Example of a Neural Network with a Grassmann Layer
Here we show how to implement a neural network that contains a layer whose weight is an element of the Grassmann manifold and where this might be useful.
To answer where we would need this consider the following scenario
Problem statement
We are given data in a big space $\mathcal{D}=[d_i]_{i\in\mathcal{I}}\subset\mathbb{R}^N$ and know these data live on an $n$-dimensional[1] submanifold[2] in $\mathbb{R}^N$. Based on these data we would now like to generate new samples from the distributions that produced our original data. This is where the Grassmann manifold is useful: each element $V$ of the Grassmann manifold is an $n$-dimensional subspace of $\mathbb{R}^N$ from which we can easily sample. We can then construct a (bijective) mapping from this space $V$ onto a space that contains our data points $\mathcal{D}$.
Example
Consider the following toy example: We want to sample from the graph of the (scaled) Rosenbrock function $f(x,y) = ((1 - x)^2 + 100(y - x^2)^2)/1000$ while pretending we do not know the function.
rosenbrock(x::Vector) = ((1.0 - x[1]) ^ 2 + 100.0 * (x[2] - x[1] ^ 2) ^ 2) / 1000
x, y = -1.5:0.1:1.5, -1.5:0.1:1.5
z = Surface((x,y)->rosenbrock([x,y]), x, y)
p = surface(x,y,z; camera=(30,20), alpha=.6, colorbar=false, xlims=(-1.5, 1.5), ylims=(-1.5, 1.5), zlims=(0.0, rosenbrock([-1.5, -1.5])))
We now build a neural network whose task it is to map a product of two Gaussians $\mathcal{N}(0,1)\times\mathcal{N}(0,1)$ onto the graph of the Rosenbrock function where the range for $x$ and for $y$ is $[-1.5,1.5]$.

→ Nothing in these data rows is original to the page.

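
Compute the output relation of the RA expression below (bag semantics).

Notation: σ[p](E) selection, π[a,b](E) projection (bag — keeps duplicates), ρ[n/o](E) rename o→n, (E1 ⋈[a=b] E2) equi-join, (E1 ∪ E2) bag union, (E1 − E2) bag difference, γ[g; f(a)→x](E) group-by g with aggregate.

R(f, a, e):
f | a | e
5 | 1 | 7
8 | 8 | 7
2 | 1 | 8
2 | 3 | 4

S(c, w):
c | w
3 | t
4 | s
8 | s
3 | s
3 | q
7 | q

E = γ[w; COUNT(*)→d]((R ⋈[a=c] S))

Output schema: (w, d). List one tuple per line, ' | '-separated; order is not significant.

Stepwise |·|:
  R → 4
  S → 6
  (R ⋈[a=c] S) → 4
  γ[w; COUNT(*)→d]((R ⋈[a=c] S)) → 3

== RESULT ==
w | d
q | 1
s | 2
t | 1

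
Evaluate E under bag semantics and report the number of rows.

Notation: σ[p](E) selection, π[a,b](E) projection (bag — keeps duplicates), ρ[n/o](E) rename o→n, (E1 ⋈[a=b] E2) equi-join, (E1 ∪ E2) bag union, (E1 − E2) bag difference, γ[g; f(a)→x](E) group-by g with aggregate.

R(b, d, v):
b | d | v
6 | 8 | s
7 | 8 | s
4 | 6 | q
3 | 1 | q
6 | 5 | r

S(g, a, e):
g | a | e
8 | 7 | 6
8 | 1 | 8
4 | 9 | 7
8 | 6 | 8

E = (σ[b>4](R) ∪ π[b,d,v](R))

Subexpression sizes:
  R → 5
  σ[b>4](R) → 3
  R → 5
  π[b,d,v](R) → 5
  (σ[b>4](R) ∪ π[b,d,v](R)) → 8

|E| = 8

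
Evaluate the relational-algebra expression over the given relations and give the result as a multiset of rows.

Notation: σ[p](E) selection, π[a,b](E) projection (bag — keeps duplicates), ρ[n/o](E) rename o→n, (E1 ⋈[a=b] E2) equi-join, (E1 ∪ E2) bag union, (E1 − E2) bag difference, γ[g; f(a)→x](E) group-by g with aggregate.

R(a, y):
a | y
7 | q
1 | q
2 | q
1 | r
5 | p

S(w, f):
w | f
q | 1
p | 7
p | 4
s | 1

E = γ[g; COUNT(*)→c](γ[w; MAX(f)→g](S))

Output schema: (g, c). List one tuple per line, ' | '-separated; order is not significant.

Per-node cardinality:
  S → 4
  γ[w; MAX(f)→g](S) → 3
  γ[g; COUNT(*)→c](γ[w; MAX(f)→g](S)) → 2

== RESULT ==
g | c
1 | 2
7 | 1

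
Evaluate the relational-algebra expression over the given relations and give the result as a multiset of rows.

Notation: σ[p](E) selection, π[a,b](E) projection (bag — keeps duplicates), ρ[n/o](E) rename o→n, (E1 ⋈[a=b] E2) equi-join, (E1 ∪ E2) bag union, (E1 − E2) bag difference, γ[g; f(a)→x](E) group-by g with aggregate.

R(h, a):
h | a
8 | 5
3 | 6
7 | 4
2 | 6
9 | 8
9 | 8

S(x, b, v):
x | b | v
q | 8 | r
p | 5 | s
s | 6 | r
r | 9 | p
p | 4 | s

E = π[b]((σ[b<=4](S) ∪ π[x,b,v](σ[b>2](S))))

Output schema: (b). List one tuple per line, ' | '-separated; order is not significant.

Per-node cardinality:
  S → 5
  σ[b<=4](S) → 1
  S → 5
  σ[b>2](S) → 5
  π[x,b,v](σ[b>2](S)) → 5
  (σ[b<=4](S) ∪ π[x,b,v](σ[b>2](S))) → 6
  π[b]((σ[b<=4](S) ∪ π[x,b,v](σ[b>2](S)))) → 6

== RESULT ==
b
4
4
5
6
8
9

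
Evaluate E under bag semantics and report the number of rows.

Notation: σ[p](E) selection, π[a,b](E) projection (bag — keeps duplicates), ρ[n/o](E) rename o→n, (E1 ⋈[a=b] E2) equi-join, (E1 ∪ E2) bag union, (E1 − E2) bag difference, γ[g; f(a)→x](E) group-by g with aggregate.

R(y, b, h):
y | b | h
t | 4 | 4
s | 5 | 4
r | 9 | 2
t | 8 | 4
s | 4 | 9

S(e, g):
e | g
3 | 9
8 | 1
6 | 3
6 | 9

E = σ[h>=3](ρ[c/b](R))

Subexpression sizes:
  R → 5
  ρ[c/b](R) → 5
  σ[h>=3](ρ[c/b](R)) → 4

|E| = 4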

For computing the loss between the two distributions, i.e. $\Psi(\mathcal{N}(0,1)\times\mathcal{N}(0,1))$ and $f([-1.5,1.5], [-1.5,1.5])$ we use the Wasserstein distance[3].
using GeometricMachineLearning, Zygote, BrenierTwoFluid
import Random # hide
Random.seed!(1234)
model = Chain(GrassmannLayer(2,3), Dense(3, 8, tanh), Dense(8, 3, identity))

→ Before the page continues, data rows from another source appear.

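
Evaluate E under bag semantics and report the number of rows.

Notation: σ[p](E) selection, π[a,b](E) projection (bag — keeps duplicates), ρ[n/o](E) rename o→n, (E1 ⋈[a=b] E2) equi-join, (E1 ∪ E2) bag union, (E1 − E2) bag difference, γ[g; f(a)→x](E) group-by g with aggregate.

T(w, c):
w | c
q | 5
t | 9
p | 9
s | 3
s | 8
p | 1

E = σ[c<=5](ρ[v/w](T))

Per-node cardinality:
  T → 6
  ρ[v/w](T) → 6
  σ[c<=5](ρ[v/w](T)) → 3

|E| = 3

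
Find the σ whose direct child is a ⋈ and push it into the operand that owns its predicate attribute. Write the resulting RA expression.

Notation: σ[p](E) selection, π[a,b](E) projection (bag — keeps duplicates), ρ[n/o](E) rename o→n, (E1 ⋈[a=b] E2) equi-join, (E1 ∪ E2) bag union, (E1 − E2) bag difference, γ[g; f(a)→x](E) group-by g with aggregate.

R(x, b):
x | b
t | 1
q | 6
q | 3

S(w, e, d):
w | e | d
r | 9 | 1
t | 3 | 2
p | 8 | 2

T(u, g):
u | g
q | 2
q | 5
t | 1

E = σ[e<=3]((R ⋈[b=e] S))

σ filters on e, owned by the right side.
E' = (R ⋈[b=e] σ[e<=3](S))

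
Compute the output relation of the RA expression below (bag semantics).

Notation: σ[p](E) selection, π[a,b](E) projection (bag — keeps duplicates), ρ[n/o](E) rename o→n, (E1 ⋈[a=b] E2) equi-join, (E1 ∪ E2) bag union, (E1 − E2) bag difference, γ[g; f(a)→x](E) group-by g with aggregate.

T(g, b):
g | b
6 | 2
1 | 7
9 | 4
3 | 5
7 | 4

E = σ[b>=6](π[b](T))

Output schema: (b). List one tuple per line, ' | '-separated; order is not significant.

Per-node cardinality:
  T → 5
  π[b](T) → 5
  σ[b>=6](π[b](T)) → 1

== RESULT ==
b
7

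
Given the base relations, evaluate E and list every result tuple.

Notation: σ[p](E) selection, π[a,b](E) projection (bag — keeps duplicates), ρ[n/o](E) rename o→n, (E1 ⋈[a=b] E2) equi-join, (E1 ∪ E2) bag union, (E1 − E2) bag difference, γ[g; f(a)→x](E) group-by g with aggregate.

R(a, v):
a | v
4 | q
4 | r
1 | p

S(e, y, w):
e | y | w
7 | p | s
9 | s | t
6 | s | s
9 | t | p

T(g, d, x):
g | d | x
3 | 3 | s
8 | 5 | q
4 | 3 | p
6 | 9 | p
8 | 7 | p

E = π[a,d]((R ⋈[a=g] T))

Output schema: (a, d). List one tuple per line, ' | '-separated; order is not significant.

Subexpression sizes:
  R → 3
  T → 5
  (R ⋈[a=g] T) → 2
  π[a,d]((R ⋈[a=g] T)) → 2

== RESULT ==
a | d
4 | 3
4 | 3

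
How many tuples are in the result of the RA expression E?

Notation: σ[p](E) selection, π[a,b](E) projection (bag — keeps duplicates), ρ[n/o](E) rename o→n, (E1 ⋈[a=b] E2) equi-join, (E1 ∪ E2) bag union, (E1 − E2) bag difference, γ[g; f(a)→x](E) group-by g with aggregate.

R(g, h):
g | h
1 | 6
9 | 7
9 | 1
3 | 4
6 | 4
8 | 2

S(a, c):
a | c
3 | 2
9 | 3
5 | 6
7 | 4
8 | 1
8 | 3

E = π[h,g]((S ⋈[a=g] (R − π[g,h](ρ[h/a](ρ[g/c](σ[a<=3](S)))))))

Subexpression sizes:
  S → 6
  R → 6
  S → 6
  σ[a<=3](S) → 1
  ρ[g/c](σ[a<=3](S)) → 1
  ρ[h/a](ρ[g/c](σ[a<=3](S))) → 1
  π[g,h](ρ[h/a](ρ[g/c](σ[a<=3](S)))) → 1
  (R − π[g,h](ρ[h/a](ρ[g/c](σ[a<=3](S))))) → 6
  (S ⋈[a=g] (R − π[g,h](ρ[h/a](ρ[g/c](σ[a<=3](S)))))) → 5
  π[h,g]((S ⋈[a=g] (R − π[g,h](ρ[h/a](ρ[g/c](σ[a<=3](S))))))) → 5

|E| = 5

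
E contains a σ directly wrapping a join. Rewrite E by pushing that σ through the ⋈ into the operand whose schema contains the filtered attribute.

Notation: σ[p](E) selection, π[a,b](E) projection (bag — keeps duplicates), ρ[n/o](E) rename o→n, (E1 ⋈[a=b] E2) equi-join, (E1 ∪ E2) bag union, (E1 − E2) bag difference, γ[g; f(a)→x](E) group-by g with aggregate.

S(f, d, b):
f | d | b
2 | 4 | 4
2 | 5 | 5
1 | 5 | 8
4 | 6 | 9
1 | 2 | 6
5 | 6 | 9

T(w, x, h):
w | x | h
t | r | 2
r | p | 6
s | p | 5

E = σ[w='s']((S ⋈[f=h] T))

σ filters on w, owned by the right side.
E' = (S ⋈[f=h] σ[w='s'](T))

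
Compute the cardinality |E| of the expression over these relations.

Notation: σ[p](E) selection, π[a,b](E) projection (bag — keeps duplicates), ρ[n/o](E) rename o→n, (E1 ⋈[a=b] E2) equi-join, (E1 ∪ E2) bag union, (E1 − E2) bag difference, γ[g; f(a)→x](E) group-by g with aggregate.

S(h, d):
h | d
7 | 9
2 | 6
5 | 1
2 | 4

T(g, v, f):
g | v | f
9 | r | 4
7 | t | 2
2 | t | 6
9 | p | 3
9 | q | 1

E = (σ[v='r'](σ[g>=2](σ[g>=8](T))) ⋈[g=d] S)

Subexpression sizes:
  T → 5
  σ[g>=8](T) → 3
  σ[g>=2](σ[g>=8](T)) → 3
  σ[v='r'](σ[g>=2](σ[g>=8](T))) → 1
  S → 4
  (σ[v='r'](σ[g>=2](σ[g>=8](T))) ⋈[g=d] S) → 1

|E| = 1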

nn = NeuralNetwork(model, CPU(), Float64)
λY = GlobalSection(nn.params)
# this computes the cost that is associated to the Wasserstein distance
c = (x,y) -> .5 * norm(x - y)^2
∇c = (x,y) -> x - y
const p_η = 2
function compute_wasserstein_gradient(ensemble1::AT, ensemble2::AT) where AT<:AbstractArray
number_of_particles1 = size(ensemble1, 2)
number_of_particles2 = size(ensemble2, 2)

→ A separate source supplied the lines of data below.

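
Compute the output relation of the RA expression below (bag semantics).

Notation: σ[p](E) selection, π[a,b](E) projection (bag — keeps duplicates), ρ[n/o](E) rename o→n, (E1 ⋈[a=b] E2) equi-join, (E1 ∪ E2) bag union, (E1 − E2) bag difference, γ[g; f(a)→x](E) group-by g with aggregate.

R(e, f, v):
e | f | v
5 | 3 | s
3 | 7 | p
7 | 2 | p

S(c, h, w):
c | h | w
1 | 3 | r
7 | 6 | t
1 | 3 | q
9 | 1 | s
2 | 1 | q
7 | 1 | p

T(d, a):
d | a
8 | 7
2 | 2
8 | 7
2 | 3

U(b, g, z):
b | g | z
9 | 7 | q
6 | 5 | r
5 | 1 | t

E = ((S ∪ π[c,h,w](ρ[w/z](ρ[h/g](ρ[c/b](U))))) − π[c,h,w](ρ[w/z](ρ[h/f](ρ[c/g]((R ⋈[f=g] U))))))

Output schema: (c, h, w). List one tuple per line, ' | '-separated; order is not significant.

Per-node cardinality:
  S → 6
  U → 3
  ρ[c/b](U) → 3
  ρ[h/g](ρ[c/b](U)) → 3
  ρ[w/z](ρ[h/g](ρ[c/b](U))) → 3
  π[c,h,w](ρ[w/z](ρ[h/g](ρ[c/b](U)))) → 3
  (S ∪ π[c,h,w](ρ[w/z](ρ[h/g](ρ[c/b](U))))) → 9
  R → 3
  U → 3
  (R ⋈[f=g] U) → 1
  ρ[c/g]((R ⋈[f=g] U)) → 1
  ρ[h/f](ρ[c/g]((R ⋈[f=g] U))) → 1
  ρ[w/z](ρ[h/f](ρ[c/g]((R ⋈[f=g] U)))) → 1
  π[c,h,w](ρ[w/z](ρ[h/f](ρ[c/g]((R ⋈[f=g] U))))) → 1
  ((S ∪ π[c,h,w](ρ[w/z](ρ[h/g](ρ[c/b](U))))) − π[c,h,w](ρ[w/z](ρ[h/f](ρ[c/g]((R ⋈[f=g] U)))))) → 9

== RESULT ==
c | h | w
1 | 3 | q
1 | 3 | r
2 | 1 | q
5 | 1 | t
6 | 5 | r
7 | 1 | p
7 | 6 | t
9 | 1 | s
9 | 7 | q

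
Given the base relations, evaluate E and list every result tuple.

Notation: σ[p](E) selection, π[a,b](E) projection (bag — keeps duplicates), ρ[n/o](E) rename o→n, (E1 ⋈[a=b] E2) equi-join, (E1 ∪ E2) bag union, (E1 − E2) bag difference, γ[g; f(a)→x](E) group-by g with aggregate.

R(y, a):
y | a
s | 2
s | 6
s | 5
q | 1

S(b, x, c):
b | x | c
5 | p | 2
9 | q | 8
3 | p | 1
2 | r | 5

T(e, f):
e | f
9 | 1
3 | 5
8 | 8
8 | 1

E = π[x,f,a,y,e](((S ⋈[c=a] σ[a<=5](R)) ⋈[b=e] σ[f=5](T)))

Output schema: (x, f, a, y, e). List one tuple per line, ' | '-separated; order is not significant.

Subexpression sizes:
  S → 4
  R → 4
  σ[a<=5](R) → 3
  (S ⋈[c=a] σ[a<=5](R)) → 3
  T → 4
  σ[f=5](T) → 1
  ((S ⋈[c=a] σ[a<=5](R)) ⋈[b=e] σ[f=5](T)) → 1
  π[x,f,a,y,e](((S ⋈[c=a] σ[a<=5](R)) ⋈[b=e] σ[f=5](T))) → 1

== RESULT ==
x | f | a | y | e
p | 5 | 1 | q | 3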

V = SinkhornVariable(copy(ensemble1'), ones(number_of_particles1) / number_of_particles1)
W = SinkhornVariable(copy(ensemble2'), ones(number_of_particles2) / number_of_particles2)
S = SinkhornDivergence(V, W, c, params; islog = true)
initialize_potentials!(S)
compute!(S)
value(S), x_gradient!(S, ∇c)'
end
xyz_points = hcat([[x,y,rosenbrock([x,y])] for x in x for y in y]...)
function compute_gradient(ps::Tuple)
samples = randn(2, size(xyz_points, 2))
estimate, nn_pullback = Zygote.pullback(ps -> model(samples, ps), ps)
valS, wasserstein_gradient = compute_wasserstein_gradient(estimate, xyz_points)
valS, nn_pullback(wasserstein_gradient)[1]
end
# note the very high value for the learning rate
optimizer = Optimizer(nn, AdamOptimizer(1e-1))
# note the small number of training steps
const training_steps = 40
loss_array = zeros(training_steps)
for i in 1:training_steps
val, dp = compute_gradient(nn.params)
loss_array[i] = val
optimization_step!(optimizer, λY, nn.params, dp)
end
plot(loss_array, xlabel="training step", label="loss")
Now we plot a few points to check how well they match the graph:
Random.seed!(124)
const number_of_points = 35
coordinates = nn(randn(2, number_of_points))
scatter3d!(p, [coordinates[1, :]], [coordinates[2, :]], [coordinates[3, :]], alpha=.5, color=4, label="mapped points")